The first time I listened to Kendrick Lamar’s Section.80 I was kinda surprised when “Ab-Soul’s Outro” turned out not to be the record’s last track. For all intents and purposes everything about that track screamed final statement with Lamar going so far to define himself in the bluntest of terms: “I’m not the next pop star, I’m not the next socially aware rapper / I am a human motherfucking being over dope instrumentation.” But proving that old mantra “show don’t tell” still holds strong, Lamar takes to the mic one last time on “HiiiPoWeR” with that patented coolness cracking intermittently in fits of rage. A polemic, a mission statement, a call to arms, a display of vocal elasticity and incredible lyrical savvy, Lamar sums everything up in that chorus that catches you off guard each time: “Five star dishes, food for thought bitches / I mean this shit is” — and it seems like he’s lost his footing for a sec in something too familiar and he does tumble, but into “Huey Newtown goin’ stupid / You can’t resist his Hiii Power” with the confidence and ease that makes your ears perk up every time.
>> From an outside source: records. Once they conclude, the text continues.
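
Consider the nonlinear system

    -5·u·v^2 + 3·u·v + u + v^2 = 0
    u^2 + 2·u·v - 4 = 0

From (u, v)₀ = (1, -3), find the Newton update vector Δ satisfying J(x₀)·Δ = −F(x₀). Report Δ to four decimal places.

At (1, -3): F = (-44.0000, -9.0000).
Jacobian J = [[-5·v^2 + 3·v + 1, -10·u·v + 3·u + 2·v], [2·u + 2·v, 2·u]].
At the point, J = [[-53.0000, 27.0000], [-4.0000, 2.0000]] (det J = 2.0000).
Solving J·Δ = −F gives Δ = (-77.5000, -150.5000).

(-77.5000, -150.5000)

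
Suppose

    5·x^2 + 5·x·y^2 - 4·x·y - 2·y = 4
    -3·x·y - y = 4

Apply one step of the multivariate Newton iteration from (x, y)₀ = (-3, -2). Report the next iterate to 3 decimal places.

At (-3, -2): F = (-39.000, -20.000).
Jacobian J = [[10·x + 5·y^2 - 4·y, 10·x·y - 4·x - 2], [-3·y, -3·x - 1]].
At the point, J = [[-2.000, 70.000], [6.000, 8.000]] (det J = -436.000).
Solving J·Δ = −F gives Δ = (2.495, 0.628).
Then the next iterate is (x, y)₁ = (-0.505, -1.372).

(-0.505, -1.372)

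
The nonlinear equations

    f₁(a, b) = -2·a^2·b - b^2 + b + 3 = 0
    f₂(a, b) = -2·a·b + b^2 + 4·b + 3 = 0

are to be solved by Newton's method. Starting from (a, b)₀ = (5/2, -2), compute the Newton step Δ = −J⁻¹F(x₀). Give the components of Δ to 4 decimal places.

At (5/2, -2): F = (22.0000, 9.0000).
Jacobian J = [[-4·a·b, -2·a^2 - 2·b + 1], [-2·b, -2·a + 2·b + 4]].
At the point, J = [[20.0000, -7.5000], [4.0000, -5.0000]] (det J = -70.0000).
Solving J·Δ = −F gives Δ = (-0.6071, 1.3143).

(-0.6071, 1.3143)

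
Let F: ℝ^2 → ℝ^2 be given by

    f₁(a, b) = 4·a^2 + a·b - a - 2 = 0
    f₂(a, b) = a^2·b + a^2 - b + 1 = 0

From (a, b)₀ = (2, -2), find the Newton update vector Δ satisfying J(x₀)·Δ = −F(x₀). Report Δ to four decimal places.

(-0.5532, -0.4043)

At (2, -2): F = (8.0000, -1.0000).
Jacobian J = [[8·a + b - 1, a], [2·a·b + 2·a, a^2 - 1]].
At the point, J = [[13.0000, 2.0000], [-4.0000, 3.0000]] (det J = 47.0000).
Solving J·Δ = −F gives Δ = (-0.5532, -0.4043).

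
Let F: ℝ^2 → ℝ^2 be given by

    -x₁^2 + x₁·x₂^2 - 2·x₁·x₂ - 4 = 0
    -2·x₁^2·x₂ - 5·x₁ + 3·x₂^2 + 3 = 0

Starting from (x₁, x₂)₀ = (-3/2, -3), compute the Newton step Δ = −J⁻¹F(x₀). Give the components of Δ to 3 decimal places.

(0.270, 1.990)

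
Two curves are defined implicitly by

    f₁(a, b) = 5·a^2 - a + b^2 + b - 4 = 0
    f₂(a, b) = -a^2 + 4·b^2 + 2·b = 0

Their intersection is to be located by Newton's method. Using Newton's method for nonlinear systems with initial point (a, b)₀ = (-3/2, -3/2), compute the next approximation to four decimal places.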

It’s a line jam packed with historical and cultural knowledge, humor, anger, honesty, and passion delivered by an MC who’s just plain hungry and you know he’s coming back for seconds.

Jon Blistein




[Souterrain Transmissions]

“California” is one of those tracks that seems to defy any preconceived notions of music’s size limitations. The layers of reverberating piano notes expand like an atom bomb concussion wave sweeping gently across Earth viewed from the peaceful heights of outerorbit. But it’s the contrasting smallness of Erika Anderson’s earnest, snowballing sentiments of displacement as she stands at the center of the shapeless melee that give the track its weight and impact. The song manages an atmosphere of apocalyptic deterioration with its melting drones of guitar feedback and simmering violins, which is reflected pitch-perfect in sing-song lines like “I’m just twenty-two / I don’t mind dying” that seem to capture (for better or worse) the hopeless dissatisfaction of a generation .

Will Ryan


Gang Gang Dance
“Glass Jar”


There are those who say that the first track of a good album is like the first sentence of a good novel: it grabs the listener’s attention and compels the listener to keep listening. “Glass Jar,” then, is quite the run-on sentence of an opening track, but one which grants great reward to those willing to take in all 11 minutes of its running time, not a single second of which is wasted. From the opening declaration of “I can hear everything / it’s everything time,” the pieces of the song hum and whirr to life, and build more anticipation. Layers upon layers are added to a simple synth motif until the sound reaches epic proportions. Suddenly, slightly past the six minute mark, the drums start tapping double time and the ride down from the immense buildup proves to be a pleasantly dizzying one, accompanied by the floating, ethereal vocals of Lizzi Bougatsos, asking “Is that you in the glass jar? / Is that you?” So smoothly does the song fit together, you don’t realize after it’s over that you’re already 11 minutes into the album. Instead, you want to keep listening.